We headed back to check out the famous Monument Valley, the site of so many westerns.
On the way you get to the definitive long distance highway view.
This view is very famous and used a lot. It was funny to see cars come over the hill behind us, see the driver thinking “I know this” and slamming on the brakes to pull over for a shot.
Monument Valley is on Navajo land so you have to pay $20 per car just to get access. There is a 17 mile dirt road through the more famous monuments that you can drive yourself. You can also pay (a lot) to take various tours, some that just do the main road and other that take you into some back areas that the public cannot drive to.
After our experience at Antelope Canyon we decided to just drive ourselves. We just hate being herded around on a strict time table. Also most of the tours used open backed pickup trucks with seats. The roads were very dusty and everyone looked a bit uncomfortable even if they wore a bandana or dust mask.
There is a large visitor’s center and hotel up on a cliff. The road switchbacks down to the valley floor, goes out towards the monuments and then there is a one way loop with marked viewpoints. Altogether it is 17 miles long.
As usual we didn’t get up very early and got there mid morning. This is probably the worst time as the most famous one such as The Mittens were back lit.
Here is the morning view of The Mittens from the visitor’s center deck. Kind of dark.
This is the afternoon view just before we left.
The switchbacks down the hill are quite rough. I think they keep them that way to encourage people to leave their cars in the parking lot and take a tour. It seems to work pretty well because there were a lot of the tour trucks buzzing around.
Nonetheless there were a lot of cars down there that I wondered about. On the way back up the hill we were passed by a Mustang GT going a lot faster than I felt comfortable going.
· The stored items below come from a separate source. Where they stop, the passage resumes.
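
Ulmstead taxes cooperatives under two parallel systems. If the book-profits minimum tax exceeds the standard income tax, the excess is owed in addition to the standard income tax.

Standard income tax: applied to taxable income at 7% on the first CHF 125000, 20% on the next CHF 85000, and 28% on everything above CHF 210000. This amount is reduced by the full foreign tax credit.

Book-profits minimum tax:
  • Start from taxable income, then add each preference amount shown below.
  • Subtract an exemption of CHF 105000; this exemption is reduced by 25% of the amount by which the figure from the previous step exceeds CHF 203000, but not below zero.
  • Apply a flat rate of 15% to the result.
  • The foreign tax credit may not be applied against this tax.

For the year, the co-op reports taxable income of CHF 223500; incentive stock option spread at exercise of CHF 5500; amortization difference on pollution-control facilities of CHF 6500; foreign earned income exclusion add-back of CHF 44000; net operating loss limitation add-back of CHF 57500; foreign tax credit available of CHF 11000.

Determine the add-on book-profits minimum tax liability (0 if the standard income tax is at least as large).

Standard income tax:
  CHF 125000 × 7% = CHF 8750
  CHF 85000 × 20% = CHF 17000
  CHF 13500 × 28% = CHF 3780
  → CHF 29530
  Less foreign tax credit CHF 11000 → CHF 18530

Book-profits minimum tax:
  Adjusted income: CHF 223500 + CHF 5500 + CHF 6500 + CHF 44000 + CHF 57500 = CHF 337000
  Exemption: CHF 105000 − 25% × (CHF 337000 − CHF 203000) = CHF 105000 − CHF 33500 = CHF 71500
  Base: CHF 337000 − CHF 71500 = CHF 265500
  CHF 265500 × 15% = CHF 39825

Excess of book-profits minimum tax over standard income tax: CHF 39825 − CHF 18530 = CHF 21295.

CHF 21295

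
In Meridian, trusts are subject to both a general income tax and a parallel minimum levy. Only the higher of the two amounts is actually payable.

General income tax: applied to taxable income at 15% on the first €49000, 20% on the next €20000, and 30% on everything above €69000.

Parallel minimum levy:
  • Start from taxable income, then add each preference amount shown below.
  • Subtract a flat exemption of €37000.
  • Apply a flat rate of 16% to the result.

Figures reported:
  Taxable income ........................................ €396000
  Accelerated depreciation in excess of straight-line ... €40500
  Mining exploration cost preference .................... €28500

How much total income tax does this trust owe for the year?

General income tax:
  €49000 × 15% = €7350
  €20000 × 20% = €4000
  €327000 × 30% = €98100
  → €109450

Parallel minimum levy:
  Adjusted income: €396000 + €40500 + €28500 = €465000
  Less exemption €37000 → base €428000
  €428000 × 16% = €68480

€109450 > €68480, so the general income tax governs.

€109450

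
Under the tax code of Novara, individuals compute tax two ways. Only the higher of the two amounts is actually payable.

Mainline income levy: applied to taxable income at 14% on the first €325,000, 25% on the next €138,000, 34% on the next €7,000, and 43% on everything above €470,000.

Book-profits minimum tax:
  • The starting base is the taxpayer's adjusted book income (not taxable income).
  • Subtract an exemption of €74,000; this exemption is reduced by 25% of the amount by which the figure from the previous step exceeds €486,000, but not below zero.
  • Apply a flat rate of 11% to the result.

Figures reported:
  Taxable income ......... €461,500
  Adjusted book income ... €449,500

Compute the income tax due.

Mainline income levy:
  €325,000 × 14% = €45,500
  €136,500 × 25% = €34,125
  → €79,625

Book-profits minimum tax:
  Base (adjusted book income): €449,500
  Exemption: €449,500 ≤ €486,000, so full €74,000 applies
  Base: €449,500 − €74,000 = €375,500
  €375,500 × 11% = €41,305

€79,625 > €41,305, so the mainline income levy governs.

€79,625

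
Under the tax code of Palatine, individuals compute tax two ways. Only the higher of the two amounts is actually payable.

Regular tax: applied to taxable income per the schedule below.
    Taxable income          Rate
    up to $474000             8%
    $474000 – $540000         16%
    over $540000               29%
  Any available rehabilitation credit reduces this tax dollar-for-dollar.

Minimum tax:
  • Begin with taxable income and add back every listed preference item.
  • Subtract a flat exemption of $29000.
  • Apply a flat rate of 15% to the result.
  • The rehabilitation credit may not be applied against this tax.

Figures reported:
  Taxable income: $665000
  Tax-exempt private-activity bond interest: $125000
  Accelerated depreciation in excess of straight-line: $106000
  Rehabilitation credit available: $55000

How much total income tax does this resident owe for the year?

$130050

Regular tax:
  $474000 × 8% = $37920
  $66000 × 16% = $10560
  $125000 × 29% = $36250
  → $84730
  Less rehabilitation credit $55000 → $29730

Minimum tax:
  Adjusted income: $665000 + $125000 + $106000 = $896000
  Less exemption $29000 → base $867000
  $867000 × 15% = $130050

$130050 > $29730, so the minimum tax is the binding amount.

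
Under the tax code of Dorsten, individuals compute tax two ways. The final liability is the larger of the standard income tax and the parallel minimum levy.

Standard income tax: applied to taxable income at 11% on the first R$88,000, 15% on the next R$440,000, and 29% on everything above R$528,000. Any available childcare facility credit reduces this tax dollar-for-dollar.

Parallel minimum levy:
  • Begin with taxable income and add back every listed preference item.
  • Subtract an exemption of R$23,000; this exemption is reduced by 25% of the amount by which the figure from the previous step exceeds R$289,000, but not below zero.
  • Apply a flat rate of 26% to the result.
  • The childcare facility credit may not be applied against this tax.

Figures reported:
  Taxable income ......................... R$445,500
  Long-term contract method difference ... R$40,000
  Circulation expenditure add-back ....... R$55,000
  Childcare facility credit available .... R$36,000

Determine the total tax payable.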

He sure bounced a lot.
Once you got down the hill the road was pretty smooth but there were some pockets of deep sand. In places I am sure it was at least 6-9 inches deep. I felt a lot more comfortable having 4 wheel drive. I don’t know how the low 2 wheel drive cars made it through.
The tours trucks went in groups, invading each of the viewpoints. When they showed up, we left.
The road is quite wide and you can stop just about anywhere and others can still get by.
The first viewpoint was just at the bottom of the hill.
Looking back up at the hotel. There was someone selling jewelry at every stop.
Next was the Three Sisters.
On to John Ford Point. This outcropping had been used in a lot of movies.
I took this panorama.
When the tour busses showed up, they even have a horse and rider go out and strike the classic pose.
It gets a bit crazy when 5 or 6 trucks arrive.
On to Rain God Mesa.
This was called Thunderbird Mesa. We were not sure why. We could sort of pretend that there was a thunderbird etched in the cliff face.
Another corner of Rain God Mesa. The loop road circles this mesa.
The around the corner view of the same point.
The Totem Pole was a bit far away. You had to take a special tour to get close.
The jewelry sellers finally got to Jennie.
This was in the parking area.
We actually met another couple from Ontario at this viewpoint. This is the first Ontario licence plate we have seen since heading south. We have seen two Quebec, a few BC and Alberta but that is it. I guess it is a long drive and most people fly and rent a car.
Next was Artist Point Overlook. We had lunch here.
Next was North Window Overlook. You had to go up a very sandy side road off the loop to get there.
Its hard to see the deep ruts but you just keep going with medium power and throw up a lot of dust. You also tend to wander all over the road.
As we got there the tour people were being summoned back in about 5 different languages.
You could walk up a short path to get a better view.
Our lunch spot was that point with the spire.
From here we were done the loop so we head back up.
A panorama from the visitor’s center deck.
I was a bit disappointed that you can’t get closer to the mittens. There is a 3 mile hiking trail from the visitor’s center that does go around one of them but it was way too hot and exposed to try now.
Our next destination was Goosenecks State Park. It is below the Muley Point Lookout we were at yesterday and overlooks 3 consecutive horseshoe bends in the San Juan River.
One to the east. It is 1000 feet down to the river.
And the west.
All together in a panorama. Very cool.
There were some rafters down there.
You are allowed to camp here for $10 a night although I have heard it gets very windy here which makes people a bit nervous in their RVs.
The view up to Muley Point.
We had just about had our fill of the view when a bright pink tour bus showed up so we left.
On the way home we stopped for a closer look at the Mexican Hat. Still nope.
As we drove out to the hat we saw a huge dust devil swirling up into the sky.